Doing this is like mistaking your beloved partner for a hat,
or Oliver for Jonathan, Rav Sacks whom as a Lord the Queen begat.
—
Biqur holim, visiting the sick, is a huge mitzvah, providing the spiritual merit that comes from the performance of any of the Torah’s 613 commandments.
Rav Yitzhaq Hutner, (1906-1980) was the long-time dean of Yeshiva Rabbi Chaim Berlin in Brooklyn, New York. He was known widely by the name of his magnum opus, as the Pahad Yitzhaq, Isaac’s Fear, as in Gen. 31:51. His plane was hijacked in September 1970 by the Popular Front for the Liberation of Palestine terrorists at Dawson’s Field Airstrip, Jordan, a trauma which he survived.

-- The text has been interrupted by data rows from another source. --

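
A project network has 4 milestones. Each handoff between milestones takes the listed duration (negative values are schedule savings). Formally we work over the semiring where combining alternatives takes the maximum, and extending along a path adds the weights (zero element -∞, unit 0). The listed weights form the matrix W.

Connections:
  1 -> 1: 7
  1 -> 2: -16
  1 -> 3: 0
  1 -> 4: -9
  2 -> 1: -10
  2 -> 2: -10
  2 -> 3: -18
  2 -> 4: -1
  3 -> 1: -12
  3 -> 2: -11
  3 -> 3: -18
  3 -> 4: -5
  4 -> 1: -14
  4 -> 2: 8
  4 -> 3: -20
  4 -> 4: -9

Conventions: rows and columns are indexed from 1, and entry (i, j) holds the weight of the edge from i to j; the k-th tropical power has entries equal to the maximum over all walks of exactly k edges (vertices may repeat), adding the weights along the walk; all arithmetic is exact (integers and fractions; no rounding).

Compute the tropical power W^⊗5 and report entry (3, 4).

W^⊗2:
  [14, -1, 7, -2]
  [-3, 7, -10, -10]
  [-5, 3, -12, -12]
  [-2, -1, -10, 7]
W^⊗3:
  [21, 6, 14, 5]
  [4, -2, -3, 6]
  [2, -4, -5, 2]
  [5, 15, -2, -2]
W^⊗4:
  [28, 13, 21, 12]
  [11, 14, 4, -3]
  [9, 10, 2, -5]
  [12, 6, 5, 14]
W^⊗5:
  [35, 20, 28, 19]
  [18, 5, 11, 13]
  [16, 3, 9, 9]
  [19, 22, 12, 5]
Key observation: the optimum is the walk 3->4->2->4->2->4, with weight (-5) + 8 + (-1) + 8 + (-1) = 9.
Optimal value attained by: walk 3->4->2->4->2->4.
Answer: (W^⊗5)[3][4] = 9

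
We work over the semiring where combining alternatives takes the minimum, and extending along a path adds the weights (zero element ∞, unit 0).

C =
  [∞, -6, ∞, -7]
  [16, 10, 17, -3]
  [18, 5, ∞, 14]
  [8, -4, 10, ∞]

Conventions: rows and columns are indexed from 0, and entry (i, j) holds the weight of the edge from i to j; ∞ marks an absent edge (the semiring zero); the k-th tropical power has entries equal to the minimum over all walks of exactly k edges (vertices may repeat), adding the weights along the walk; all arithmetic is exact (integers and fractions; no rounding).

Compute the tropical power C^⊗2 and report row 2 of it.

C^⊗2:
  [1, -11, 3, -9]
  [5, -7, 7, 7]
  [21, 10, 22, 2]
  [12, 2, 13, -7]
Answer: row 2 of C^⊗2 = [21, 10, 22, 2]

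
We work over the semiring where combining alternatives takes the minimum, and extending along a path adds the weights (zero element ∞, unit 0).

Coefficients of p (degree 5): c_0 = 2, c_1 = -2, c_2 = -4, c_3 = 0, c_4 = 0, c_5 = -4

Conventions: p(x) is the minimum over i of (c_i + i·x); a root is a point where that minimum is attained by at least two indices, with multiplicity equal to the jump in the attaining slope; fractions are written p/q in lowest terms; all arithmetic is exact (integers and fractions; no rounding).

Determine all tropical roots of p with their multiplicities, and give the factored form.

hull edge (i=0, c=2) to (i=1, c=-2): slope -4, span 1
hull edge (i=1, c=-2) to (i=2, c=-4): slope -2, span 1
hull edge (i=2, c=-4) to (i=5, c=-4): slope 0, span 3
Factored form: p(x) = -4 ⊗ (x ⊕ 0) ⊗ (x ⊕ 0) ⊗ (x ⊕ 0) ⊗ (x ⊕ 2) ⊗ (x ⊕ 4)
Answer: roots = 0 (mult 3), 2 (mult 1), 4 (mult 1)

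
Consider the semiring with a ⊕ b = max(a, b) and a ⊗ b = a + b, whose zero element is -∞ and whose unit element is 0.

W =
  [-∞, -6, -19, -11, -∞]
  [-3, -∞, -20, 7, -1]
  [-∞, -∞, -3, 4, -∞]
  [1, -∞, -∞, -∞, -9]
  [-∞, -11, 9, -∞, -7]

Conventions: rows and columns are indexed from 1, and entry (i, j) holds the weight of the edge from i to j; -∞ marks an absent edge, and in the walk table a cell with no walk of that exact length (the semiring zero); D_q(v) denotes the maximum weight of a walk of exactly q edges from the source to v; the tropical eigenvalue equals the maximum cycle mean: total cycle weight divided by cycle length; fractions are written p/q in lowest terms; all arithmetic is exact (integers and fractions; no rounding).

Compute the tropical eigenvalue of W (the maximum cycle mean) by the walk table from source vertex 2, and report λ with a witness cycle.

q=0: [-∞, 0, -∞, -∞, -∞]
q=1: [-3, -∞, -20, 7, -1]
q=2: [8, -9, 8, -14, -2]
q=3: [-12, 2, 7, 12, -9]
q=4: [13, -18, 4, 11, 3]
q=5: [12, 7, 12, 8, 2]
Optimal cycle mean attained by: cycle 1->2->5->3->4->1, total (-6) + (-1) + 9 + 4 + 1, length 5.
Answer: λ = 7/5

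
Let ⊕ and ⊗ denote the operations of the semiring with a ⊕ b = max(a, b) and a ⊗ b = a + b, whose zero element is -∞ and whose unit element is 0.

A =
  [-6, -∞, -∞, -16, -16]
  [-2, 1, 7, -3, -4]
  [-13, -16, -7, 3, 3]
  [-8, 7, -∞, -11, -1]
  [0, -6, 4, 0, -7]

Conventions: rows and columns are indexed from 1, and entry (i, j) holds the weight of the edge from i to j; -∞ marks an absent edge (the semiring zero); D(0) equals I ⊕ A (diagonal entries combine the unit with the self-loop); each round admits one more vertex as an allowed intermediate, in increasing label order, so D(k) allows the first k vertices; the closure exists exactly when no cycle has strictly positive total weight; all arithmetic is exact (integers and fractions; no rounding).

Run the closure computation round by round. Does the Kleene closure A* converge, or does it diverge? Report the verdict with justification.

Detection: at round 0, diagonal entry (2, 2) turns strictly positive.
Key observation: the cycle 2->2 has total weight 1, which is strictly positive.
Answer: DIVERGES — positive cycle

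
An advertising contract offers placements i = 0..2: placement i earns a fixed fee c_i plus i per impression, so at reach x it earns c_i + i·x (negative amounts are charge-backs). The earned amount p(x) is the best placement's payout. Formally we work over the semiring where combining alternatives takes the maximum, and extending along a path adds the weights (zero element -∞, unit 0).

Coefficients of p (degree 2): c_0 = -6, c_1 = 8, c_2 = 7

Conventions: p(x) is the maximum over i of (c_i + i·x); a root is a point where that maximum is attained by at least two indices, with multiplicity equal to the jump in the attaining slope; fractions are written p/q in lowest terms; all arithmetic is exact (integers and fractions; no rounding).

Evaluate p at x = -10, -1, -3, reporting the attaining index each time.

p(-10) = max(-6+0·(-10)=-6, 8+1·(-10)=-2, 7+2·(-10)=-13) = -2 (attained by i=1)
p(-1) = max(-6+0·(-1)=-6, 8+1·(-1)=7, 7+2·(-1)=5) = 7 (attained by i=1)
p(-3) = max(-6+0·(-3)=-6, 8+1·(-3)=5, 7+2·(-3)=1) = 5 (attained by i=1)
Answer: p(-10) = -2; p(-1) = 7; p(-3) = 5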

The rhyming couplet with which this poem concludes alludes to two Jews called Sacks. The first is Oliver Sacks, a celebrated neurologist who was the prolific author not only of “The Man Who Mistook His Wife for a Hat and Other Clinical Tales”, but of an introduction to the book written by my sister Esther Goshen-Gottstein, describing the recovery from a coma and brain damage by her distinguished husband Moshe. The other Sacks is Rabbi Jonathan Lord Sacks. They were both great people who, by inspiring many of my poems, performed a mitzvah the magnitude of which I compare to biqur holim, while I hope my readers will not consider this comparison to be a sick joke.